Richard Andre, president of Vineyard Power and a member of the West Tisbury energy committee, joined committee chair Kate Warner in an expansive discussion of resiliency ideas for the town and project updates for Vineyard Wind at Wednesday’s select board meeting. Vineyard Power is a partner of Vineyard Wind. 

Select board chair Skipper Manter pressed Andre on what carbon footprint the Vineyard Wind 1 project will produce. 

The whole 800 megawatt project “is paid back in less than 12 months,” Andre said.

“That’s impressive, Manter said.

Andre, who said Vineyard Power helped Vineyard Wind with the calculations, noted the estimate was conservative and included embedded carbon like the steel used in things such as turbine blades is factored in.

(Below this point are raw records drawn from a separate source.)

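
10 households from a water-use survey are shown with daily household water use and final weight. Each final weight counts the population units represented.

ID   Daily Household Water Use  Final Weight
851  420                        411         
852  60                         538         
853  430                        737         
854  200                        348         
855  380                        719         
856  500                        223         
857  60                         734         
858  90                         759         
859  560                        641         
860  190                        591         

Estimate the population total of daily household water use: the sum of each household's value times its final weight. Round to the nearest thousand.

Weighted total = 420×411 + 60×538 + 430×737 + 200×348 + 380×719 + 500×223 + 60×734 + 90×759 + 560×641 + 190×591
  = 172620 + 32280 + 316910 + 69600 + 273220 + 111500 + 44040 + 68310 + 358960 + 112290 = 1559730

1560000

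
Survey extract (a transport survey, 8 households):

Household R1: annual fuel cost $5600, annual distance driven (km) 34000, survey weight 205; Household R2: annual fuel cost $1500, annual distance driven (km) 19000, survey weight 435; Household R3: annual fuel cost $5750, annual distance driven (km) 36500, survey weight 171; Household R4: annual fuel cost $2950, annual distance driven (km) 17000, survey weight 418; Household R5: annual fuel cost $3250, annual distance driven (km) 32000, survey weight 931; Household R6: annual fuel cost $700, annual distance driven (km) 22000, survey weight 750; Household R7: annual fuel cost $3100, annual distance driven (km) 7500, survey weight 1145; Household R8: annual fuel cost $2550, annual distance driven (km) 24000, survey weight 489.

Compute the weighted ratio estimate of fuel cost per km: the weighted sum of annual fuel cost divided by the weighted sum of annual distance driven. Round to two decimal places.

0.13

Σ wᵢ·y = 12364050
Σ wᵢ·x = 34000×205 + 19000×435 + 36500×171 + 17000×418 + 32000×931 + 22000×750 + 7500×1145 + 24000×489
  = 95198000
Ratio = 12364050 / 95198000 = 0.1298772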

Also factored into it was 20 years worth of diesel projected to be used by the maintenance vessels berthed in Vineyard Haven.

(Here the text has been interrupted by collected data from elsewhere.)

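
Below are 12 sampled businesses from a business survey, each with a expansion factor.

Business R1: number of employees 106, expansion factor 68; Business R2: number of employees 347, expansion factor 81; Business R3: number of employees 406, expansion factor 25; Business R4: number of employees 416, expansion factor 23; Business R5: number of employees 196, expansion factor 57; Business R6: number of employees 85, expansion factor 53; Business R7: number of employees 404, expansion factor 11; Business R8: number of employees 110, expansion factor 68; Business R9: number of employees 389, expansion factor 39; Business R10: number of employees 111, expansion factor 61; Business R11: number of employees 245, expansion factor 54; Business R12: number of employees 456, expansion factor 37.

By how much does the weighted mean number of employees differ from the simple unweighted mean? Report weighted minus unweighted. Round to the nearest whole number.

-39

Unweighted sum = 106 + 347 + 406 + 416 + 196 + 85 + 404 + 110 + 389 + 111 + 245 + 456 = 3271
Unweighted mean = 3271 / 12 = 272.58333
Weighted sum = 106×68 + 347×81 + 406×25 + 416×23 + 196×57 + 85×53 + 404×11 + 110×68 + 389×39 + 111×61 + 245×54 + 456×37
  = 7208 + 28107 + 10150 + 9568 + 11172 + 4505 + 4444 + 7480 + 15171 + 6771 + 13230 + 16872 = 134678
Sum of weights = 577
Weighted mean = 134678 / 577 = 233.41075
Difference (weighted minus unweighted) = -39.172588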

Andre noted Vineyard Wind is bidding on its third project and if successful, that will translate into more on-Island resiliency projects and more money for things like the marine facility planned for Vineyard Haven. 

Manter told Andre he thought Vineyard Wind should “erect a new high school, totally carbon footprint-free.”

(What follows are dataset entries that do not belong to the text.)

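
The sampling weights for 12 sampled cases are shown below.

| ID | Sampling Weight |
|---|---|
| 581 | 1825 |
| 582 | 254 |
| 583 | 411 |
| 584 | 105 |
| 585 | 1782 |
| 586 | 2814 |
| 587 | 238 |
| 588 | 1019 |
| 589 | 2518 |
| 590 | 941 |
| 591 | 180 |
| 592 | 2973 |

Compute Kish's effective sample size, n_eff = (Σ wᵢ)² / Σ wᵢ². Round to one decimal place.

Σ wᵢ = 1825 + 254 + 411 + 105 + 1782 + 2814 + 238 + 1019 + 2518 + 941 + 180 + 2973 = 15060
Σ wᵢ² = 31861146
n_eff = 15060² / 31861146 = 226803600 / 31861146 = 7.118501

7.1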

He suggested it would be money well spent. Manter expressed pessimism the Vineyard’s towns would ever cooperate and built a new high school and suggested it was a job better suited to a private entity.

Andre didn’t take a position on Manter’s suggestion. 

“Never hurts to ask Vineyard Wind,” he said.

Warner said West Tisbury should work toward the goal of operating off 100 percent renewable energy by 2040. Town buildings should also attain a high level of resiliency through solar energy, batteries, and other methods.

Warner said the West Tisbury School consumes more than 50 percent of West Tiisbury’s energy and fortunately was just just added to the green communities program

“The school is our biggest challenge because it is our largest building and it has received very little attention thus far,” she said. 

Warner also mentioned several town buildings are served by oversized generators which is problematic. 

Manter couldn’t fathom how oversized generators would “run at a strain.”

Town consultant Wilson Rickerson helped explain the problem. “Let’s say you have a 100 watt generator and you’re at 50 kilowatts or below of load, you can start getting, I guess the technical term is gunk, building up. The generator will start wet-stacking.”

Ultimately, Rickerson said, this can lead to “significantly shorter equipment lives.”

During a long term power failure, generators like that, which the town has, could suffer “some degradation” and possibly fail. 

Rickerson said there were several generators that are “oversized” serving town buildings, however the West Tisbury School’s generator wasl “relatively right-sized”.   

The board took all comments and discussion under advisement.